Na een lekker ontbijt en nog een leuk gesprek met de eigenaar van het Guesthouse die kennelijk van medio september tot april in Nuk (Groenland) werkt, gaan we op pad. Zoals je kan zien is onze auto niet helemaal schoon geregend…
Het is onderweg weer genieten. Bijna na iedere bocht weer een ander mooi uitzicht.
We schieten niet echt op omdat we geregeld stoppen voor een foto of twee.
De weg slingert omhoog over passen de klif op, de berg over en aan de andere kant weer er af. Van bovenaf zie je goed de weg die als een grote slang door het ruige landschap kronkelt.

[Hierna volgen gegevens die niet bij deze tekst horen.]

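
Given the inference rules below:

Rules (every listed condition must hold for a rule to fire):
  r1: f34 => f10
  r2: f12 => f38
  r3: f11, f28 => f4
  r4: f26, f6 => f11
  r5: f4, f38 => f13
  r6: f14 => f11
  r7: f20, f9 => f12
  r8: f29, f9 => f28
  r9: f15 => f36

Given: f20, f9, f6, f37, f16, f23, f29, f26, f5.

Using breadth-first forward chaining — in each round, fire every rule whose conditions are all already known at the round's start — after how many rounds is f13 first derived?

3

[1] r4 [f26, f6 => f11]; r7 [f20, f9 => f12]; r8 [f29, f9 => f28]. ⇒ new: f11, f12, f28.
[2] r2 [f12 => f38]; r3 [f11, f28 => f4]. ⇒ new: f38, f4.
[3] r5 [f4, f38 => f13]. ⇒ new: f13.
f13 first appears in round 3.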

Als het asfalt wegen zouden zijn geweest en geen gravelwegen met grote kuilen zou dit een ideale bestemming voor Top Gear zijn geweest.
Overigens opmerkelijk dat je na een tijdje rijden op gravel op een gegeven moment vergeet dat het gravel is en je dat pas weer merkt als je weer op een stukje asfalt rijdt.
We klimmen en klimmen steeds hoger en bovenop de berg zien we de besneeuwde bergtoppen verderop liggen. Erg mooi.
Door de kou en wind groeit er op de vlakte waar we uitzicht hebben op de bergen niet veel.
We rijden verder naar beneden en daar wordt het gelijk een stuk groener.
Mooie baaien lonken in de verte en er zijn hier watervallen in overvloed.
Bij een klein meertje waar een waterval in uitkomt stoppen we en maken wat foto’s.
Achteraf blijkt dit de bovenkant te zijn van Dynjandifoss.
Als we daarna de bocht om rijden naar beneden zien we de enorme waterval al van ver.
Dichtbij stoppen we en daar staan de nodige auto’s al geparkeerd.
Dynjandifoss is een grote waterval met daaronder een hele reeds andere watervallen die in verschillende trappen naar beneden vallen.
Leuk is ook dat je via een pad uiteindelijk tot aan de voet van Dynjandifoss zelf kan klimmen.
Ondanks de hoge treden klimt Anika behendig naar boven.
En natuurlijk moet aan iedere waterval ook een steentje gevoerd worden.
Alle watervallen zijn fotogeniek en ook de omgeving mag er zijn.
We genieten volop.
Tegen de tijd dat we bij Dynjandifoss zelf boven zijn voelen we de spray van de waterval al goed.
Met Anika ga ik tot dichtbij de waterval (ook deze grote moet natuurlijk een steentje gevoerd worden).
Anika vindt het reuze spannend, maar wat ze allemaal precies zegt kan ik door het oorverdovende geluid van de waterval niet horen (voor een idee hoe groot de waterval is, wij staan rechtsonder in beeld).
Uiteraard moest papa ook nog op een rotsje nog dichter bij de waterval klimmen.
Op weg naar beneden begint het te spetteren.
Tegen de tijd dat we bij de auto zijn regent het echt hard.
Gelukkig dat het pas gaat regenen nadat we boven zijn geweest, want met dit weer de watervallen bekijken is geen pretje.
De rest van de weg blijft het voor het grootste deel regenen en rijden we gestaag door naar ‘t noorden.
Vanwege de vele lawines bij Sudureyri en Isafjordur die iedere keer de weg verwoestte hebben ze een kilometerslange tunnel door de berg heen geboord. Het is helaas wel een eenbaanstunnel met om de zoveel meter een parkeerstrook waarbij het verkeer vanuit een richting dan moet wachten tot de auto van de andere zijde voorbij is.
Aparte ervaring door zo’n eindeloze smalle tunnel rijden. Apart ook dat halverwege de tunnel een afslag naar Sudureyri, onze bestemming.
In Sudureyri vrij snel onze overnachting gevonden. Het is een bijzonder klein plaatsje dat er bekend om staat het langste geen direct zonlicht te krijgen als gevolg van de naastgelegen hoge berg. Pas 22 februari komen de eerste zonnestralen over de bergkam heen.
Onze kamer is ruim, maar met bijzonder weinig stopcontacten. Om precies te zijn een, waar het bedlampje in zit. Dat is wat behelpen met deze electronica familie.
‘s avonds eten we heerlijk in het restaurant onder onze overnachtingsplek, het beste restaurant van de stad (nee niet het enige, maar dat scheelt niet veel). Op de kamer drinken we nog een biertje en maken plannen voor de volgende dag.